En l’espèce, étaient invoquées les dispositions transitoires de la loi du 17 juin 2008 (art. 26), soit le fait que le délai quinquennal de prescription de l’action, désormais visé par l’article 2224 du code civil, expirait cinq ans après l’entrée en vigueur de cette loi, c’est-à-dire le 18 juin 2013. Il s’agissait donc de savoir si le procès-verbal de difficultés emportait interruption de la prescription, élément indispensable pour que la créance litigieuse ne soit pas prescrite.
L’article 2241, alinéa 1er, du code civil dispose que « la demande en justice, même en référé, interrompt le délai de prescription ainsi que le délai de forclusion ». Cet effet interruptif peut résulter de demandes les plus diverses en la forme.

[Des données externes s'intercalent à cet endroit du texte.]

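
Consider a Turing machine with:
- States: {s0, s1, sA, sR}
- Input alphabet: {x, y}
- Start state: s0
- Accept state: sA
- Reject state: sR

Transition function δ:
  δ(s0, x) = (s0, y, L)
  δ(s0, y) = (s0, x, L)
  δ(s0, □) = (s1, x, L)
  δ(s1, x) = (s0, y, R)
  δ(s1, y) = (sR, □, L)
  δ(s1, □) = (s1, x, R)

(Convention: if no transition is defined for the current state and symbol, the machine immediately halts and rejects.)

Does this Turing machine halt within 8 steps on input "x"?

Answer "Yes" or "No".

Execution trace:
Initial: [s0]x
Step 1: δ(s0, x) = (s0, y, L) → [s0]□y
Step 2: δ(s0, □) = (s1, x, L) → [s1]□xy
Step 3: δ(s1, □) = (s1, x, R) → x[s1]xy
Step 4: δ(s1, x) = (s0, y, R) → xy[s0]y
Step 5: δ(s0, y) = (s0, x, L) → x[s0]yx
Step 6: δ(s0, y) = (s0, x, L) → [s0]xxx
Step 7: δ(s0, x) = (s0, y, L) → [s0]□yxx
Step 8: δ(s0, □) = (s1, x, L) → [s1]□xyxx

The machine has not reached a halting state after 8 steps.
The machine did not halt within the 8-step bound.

Answer: No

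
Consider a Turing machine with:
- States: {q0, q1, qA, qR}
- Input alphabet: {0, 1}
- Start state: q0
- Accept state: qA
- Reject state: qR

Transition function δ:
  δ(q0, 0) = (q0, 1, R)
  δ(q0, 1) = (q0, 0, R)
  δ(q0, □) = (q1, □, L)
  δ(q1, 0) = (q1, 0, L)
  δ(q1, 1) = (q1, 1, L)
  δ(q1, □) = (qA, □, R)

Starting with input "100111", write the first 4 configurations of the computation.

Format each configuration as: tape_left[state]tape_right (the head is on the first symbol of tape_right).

Transitions applied:
Step 1: δ(q0, 1) = (q0, 0, R)
Step 2: δ(q0, 0) = (q0, 1, R)
Step 3: δ(q0, 0) = (q0, 1, R)

The first 4 configurations are:
[q0]100111 ⊢ 0[q0]00111 ⊢ 01[q0]0111 ⊢ 011[q0]111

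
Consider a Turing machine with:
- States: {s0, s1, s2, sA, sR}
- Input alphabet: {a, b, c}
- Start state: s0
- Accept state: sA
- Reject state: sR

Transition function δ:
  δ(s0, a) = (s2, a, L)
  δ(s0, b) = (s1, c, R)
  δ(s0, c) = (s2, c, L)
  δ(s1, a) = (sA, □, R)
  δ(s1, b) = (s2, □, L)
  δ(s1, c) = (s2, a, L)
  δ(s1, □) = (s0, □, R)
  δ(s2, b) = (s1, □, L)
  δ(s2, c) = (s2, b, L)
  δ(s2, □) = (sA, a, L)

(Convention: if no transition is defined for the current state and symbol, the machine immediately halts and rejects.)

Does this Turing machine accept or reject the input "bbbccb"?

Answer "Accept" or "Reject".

Execution trace:
Initial: [s0]bbbccb
Step 1: δ(s0, b) = (s1, c, R) → c[s1]bbccb
Step 2: δ(s1, b) = (s2, □, L) → [s2]c□bccb
Step 3: δ(s2, c) = (s2, b, L) → [s2]□b□bccb
Step 4: δ(s2, □) = (sA, a, L) → [sA]□ab□bccb

The machine reaches the accept state sA and halts.

Answer: Accept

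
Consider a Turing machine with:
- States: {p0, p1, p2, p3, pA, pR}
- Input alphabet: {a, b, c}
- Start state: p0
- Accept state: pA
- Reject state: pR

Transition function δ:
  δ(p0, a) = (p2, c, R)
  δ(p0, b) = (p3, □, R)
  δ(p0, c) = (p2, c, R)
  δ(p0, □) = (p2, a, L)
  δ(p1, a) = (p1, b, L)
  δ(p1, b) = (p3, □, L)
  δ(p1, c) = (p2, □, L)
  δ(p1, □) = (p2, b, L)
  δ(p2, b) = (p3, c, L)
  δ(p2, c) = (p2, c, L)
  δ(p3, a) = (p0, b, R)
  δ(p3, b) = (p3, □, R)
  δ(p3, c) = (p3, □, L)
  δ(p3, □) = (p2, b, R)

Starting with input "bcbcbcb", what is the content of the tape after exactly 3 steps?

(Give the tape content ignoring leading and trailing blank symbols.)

Execution trace:
Initial: [p0]bcbcbcb
Step 1: δ(p0, b) = (p3, □, R) → □[p3]cbcbcb
Step 2: δ(p3, c) = (p3, □, L) → [p3]□□bcbcb
Step 3: δ(p3, □) = (p2, b, R) → b[p2]□bcbcb

No transition is defined for δ(p2, □). By convention the machine halts and rejects.

After 3 steps, the tape (ignoring leading/trailing blanks) is: b□bcbcb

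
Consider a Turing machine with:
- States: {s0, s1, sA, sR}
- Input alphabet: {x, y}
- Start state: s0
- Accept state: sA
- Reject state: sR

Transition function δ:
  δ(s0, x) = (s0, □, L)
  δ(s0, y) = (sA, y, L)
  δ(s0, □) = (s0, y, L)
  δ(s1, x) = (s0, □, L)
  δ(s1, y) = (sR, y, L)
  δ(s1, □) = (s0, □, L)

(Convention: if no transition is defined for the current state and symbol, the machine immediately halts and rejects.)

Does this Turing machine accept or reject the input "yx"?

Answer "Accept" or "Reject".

Execution trace:
Initial: [s0]yx
Step 1: δ(s0, y) = (sA, y, L) → [sA]□yx

The machine reaches the accept state sA and halts.

Answer: Accept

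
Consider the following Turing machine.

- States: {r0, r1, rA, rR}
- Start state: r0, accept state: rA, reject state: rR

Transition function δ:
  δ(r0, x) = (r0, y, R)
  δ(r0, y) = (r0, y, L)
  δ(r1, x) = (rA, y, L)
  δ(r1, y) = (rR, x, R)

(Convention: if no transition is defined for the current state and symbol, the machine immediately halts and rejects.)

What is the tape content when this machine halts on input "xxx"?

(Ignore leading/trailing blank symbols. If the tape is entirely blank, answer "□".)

Execution trace:
Initial: [r0]xxx
Step 1: δ(r0, x) = (r0, y, R) → y[r0]xx
Step 2: δ(r0, x) = (r0, y, R) → yy[r0]x
Step 3: δ(r0, x) = (r0, y, R) → yyy[r0]□

No transition is defined for δ(r0, □). By convention the machine halts and rejects.

Final tape (ignoring leading/trailing blanks): yyy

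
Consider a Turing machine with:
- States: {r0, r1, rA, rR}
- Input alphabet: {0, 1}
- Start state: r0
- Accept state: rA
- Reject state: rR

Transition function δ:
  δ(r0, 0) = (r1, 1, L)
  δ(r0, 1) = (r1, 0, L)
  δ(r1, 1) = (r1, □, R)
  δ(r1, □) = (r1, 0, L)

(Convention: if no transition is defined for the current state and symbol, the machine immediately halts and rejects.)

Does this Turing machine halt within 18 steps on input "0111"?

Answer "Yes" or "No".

Execution trace:
Initial: [r0]0111
Step 1: δ(r0, 0) = (r1, 1, L) → [r1]□1111
Step 2: δ(r1, □) = (r1, 0, L) → [r1]□01111
Step 3: δ(r1, □) = (r1, 0, L) → [r1]□001111
Step 4: δ(r1, □) = (r1, 0, L) → [r1]□0001111
Step 5: δ(r1, □) = (r1, 0, L) → [r1]□00001111
Step 6: δ(r1, □) = (r1, 0, L) → [r1]□000001111
Step 7: δ(r1, □) = (r1, 0, L) → [r1]□0000001111
Step 8: δ(r1, □) = (r1, 0, L) → [r1]□00000001111
Step 9: δ(r1, □) = (r1, 0, L) → [r1]□000000001111
Step 10: δ(r1, □) = (r1, 0, L) → [r1]□0000000001111
Step 11: δ(r1, □) = (r1, 0, L) → [r1]□00000000001111
Step 12: δ(r1, □) = (r1, 0, L) → [r1]□000000000001111
Step 13: δ(r1, □) = (r1, 0, L) → [r1]□0000000000001111
Step 14: δ(r1, □) = (r1, 0, L) → [r1]□00000000000001111
Step 15: δ(r1, □) = (r1, 0, L) → [r1]□000000000000001111
Step 16: δ(r1, □) = (r1, 0, L) → [r1]□0000000000000001111
Step 17: δ(r1, □) = (r1, 0, L) → [r1]□00000000000000001111
Step 18: δ(r1, □) = (r1, 0, L) → [r1]□000000000000000001111

The machine has not reached a halting state after 18 steps.
The machine did not halt within the 18-step bound.

Answer: No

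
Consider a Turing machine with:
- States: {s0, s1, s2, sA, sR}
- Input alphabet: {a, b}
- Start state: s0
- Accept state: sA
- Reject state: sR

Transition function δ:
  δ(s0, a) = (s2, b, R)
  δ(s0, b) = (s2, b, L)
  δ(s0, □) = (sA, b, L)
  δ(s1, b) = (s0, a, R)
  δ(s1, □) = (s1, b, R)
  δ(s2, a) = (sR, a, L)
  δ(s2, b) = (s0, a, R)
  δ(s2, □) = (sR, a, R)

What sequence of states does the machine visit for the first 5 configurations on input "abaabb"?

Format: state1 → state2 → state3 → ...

Execution trace:
Initial: [s0]abaabb
Step 1: δ(s0, a) = (s2, b, R) → b[s2]baabb
Step 2: δ(s2, b) = (s0, a, R) → ba[s0]aabb
Step 3: δ(s0, a) = (s2, b, R) → bab[s2]abb
Step 4: δ(s2, a) = (sR, a, L) → ba[sR]babb

The machine reaches the reject state sR and halts.

State sequence: s0 → s2 → s0 → s2 → sR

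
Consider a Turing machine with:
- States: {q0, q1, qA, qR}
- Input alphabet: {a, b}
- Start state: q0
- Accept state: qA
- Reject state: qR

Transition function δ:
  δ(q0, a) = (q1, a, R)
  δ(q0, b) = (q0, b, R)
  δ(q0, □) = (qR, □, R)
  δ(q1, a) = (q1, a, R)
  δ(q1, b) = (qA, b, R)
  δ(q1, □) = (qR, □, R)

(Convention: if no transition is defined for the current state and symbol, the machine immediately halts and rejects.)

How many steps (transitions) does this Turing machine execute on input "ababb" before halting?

Execution trace:
Initial: [q0]ababb
Step 1: δ(q0, a) = (q1, a, R) → a[q1]babb
Step 2: δ(q1, b) = (qA, b, R) → ab[qA]abb

The machine reaches the accept state qA and halts.

The machine executed 2 steps before halting.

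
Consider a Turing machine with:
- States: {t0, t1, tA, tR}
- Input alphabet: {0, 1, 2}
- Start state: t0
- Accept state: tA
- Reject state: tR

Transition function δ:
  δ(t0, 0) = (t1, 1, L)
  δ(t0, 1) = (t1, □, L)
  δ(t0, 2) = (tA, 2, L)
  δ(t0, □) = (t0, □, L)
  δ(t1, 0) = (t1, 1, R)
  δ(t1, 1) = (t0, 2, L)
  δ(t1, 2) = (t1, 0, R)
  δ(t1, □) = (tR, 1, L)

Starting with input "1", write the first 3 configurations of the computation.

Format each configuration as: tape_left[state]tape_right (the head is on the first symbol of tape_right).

Transitions applied:
Step 1: δ(t0, 1) = (t1, □, L)
Step 2: δ(t1, □) = (tR, 1, L)

The first 3 configurations are:
[t0]1 ⊢ [t1]□□ ⊢ [tR]□1□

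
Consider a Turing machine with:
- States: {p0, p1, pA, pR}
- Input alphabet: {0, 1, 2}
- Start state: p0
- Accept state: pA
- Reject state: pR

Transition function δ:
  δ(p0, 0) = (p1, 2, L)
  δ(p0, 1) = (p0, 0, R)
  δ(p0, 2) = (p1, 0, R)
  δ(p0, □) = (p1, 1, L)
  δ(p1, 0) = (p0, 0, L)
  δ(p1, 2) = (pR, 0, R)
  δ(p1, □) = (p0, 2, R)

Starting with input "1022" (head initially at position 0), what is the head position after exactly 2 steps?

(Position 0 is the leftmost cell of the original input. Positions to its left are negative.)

Execution trace (head position shown):
Step 0: [p0]1022  (head at position 0)
Step 1: move right → 0[p0]022  (head at position 1)
Step 2: move left → [p1]0222  (head at position 0)

After 2 steps, the head is at position 0.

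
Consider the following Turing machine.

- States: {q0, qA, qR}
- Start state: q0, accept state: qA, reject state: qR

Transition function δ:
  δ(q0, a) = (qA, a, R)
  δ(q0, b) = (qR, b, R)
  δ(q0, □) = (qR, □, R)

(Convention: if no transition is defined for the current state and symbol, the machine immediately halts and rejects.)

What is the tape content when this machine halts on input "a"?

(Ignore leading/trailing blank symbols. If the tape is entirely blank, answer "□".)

Execution trace:
Initial: [q0]a
Step 1: δ(q0, a) = (qA, a, R) → a[qA]□

The machine reaches the accept state qA and halts.

Final tape (ignoring leading/trailing blanks): a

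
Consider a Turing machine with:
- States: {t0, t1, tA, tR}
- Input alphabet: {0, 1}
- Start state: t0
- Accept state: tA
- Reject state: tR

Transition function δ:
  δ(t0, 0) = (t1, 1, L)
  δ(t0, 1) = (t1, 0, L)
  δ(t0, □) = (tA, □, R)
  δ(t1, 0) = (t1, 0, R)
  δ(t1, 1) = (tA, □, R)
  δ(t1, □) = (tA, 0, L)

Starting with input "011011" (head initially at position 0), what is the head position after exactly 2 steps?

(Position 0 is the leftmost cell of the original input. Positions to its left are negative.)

Execution trace (head position shown):
Step 0: [t0]011011  (head at position 0)
Step 1: move left → [t1]□111011  (head at position -1)
Step 2: move left → [tA]□0111011  (head at position -2)

After 2 steps, the head is at position -2.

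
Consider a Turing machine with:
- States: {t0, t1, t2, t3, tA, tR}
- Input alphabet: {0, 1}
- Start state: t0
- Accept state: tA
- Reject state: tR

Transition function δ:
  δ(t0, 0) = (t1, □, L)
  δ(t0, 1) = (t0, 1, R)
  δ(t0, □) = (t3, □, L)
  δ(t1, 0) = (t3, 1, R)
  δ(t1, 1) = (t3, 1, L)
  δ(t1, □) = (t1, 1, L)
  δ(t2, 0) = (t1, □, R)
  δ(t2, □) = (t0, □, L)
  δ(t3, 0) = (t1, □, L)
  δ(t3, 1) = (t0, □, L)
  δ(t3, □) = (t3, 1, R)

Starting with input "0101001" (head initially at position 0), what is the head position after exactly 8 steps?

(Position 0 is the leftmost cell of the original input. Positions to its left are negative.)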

En matière de partage judiciaire, à propos des recherches relatives aux fruits et revenus visées par l’article 815-10 du code civil, il est jugé de longue date que le procès-verbal de difficultés interrompt la prescription dès lors qu’il fait état de réclamations concernant ces fruits et revenus. C’est ainsi que la Cour de cassation affirme ici « que le délai de cinq ans prévu par l’article 2224 du code civil est interrompu, notamment, par un procès-verbal de difficultés, dès lors que celui-ci fait état de réclamations concernant une créance entre époux ».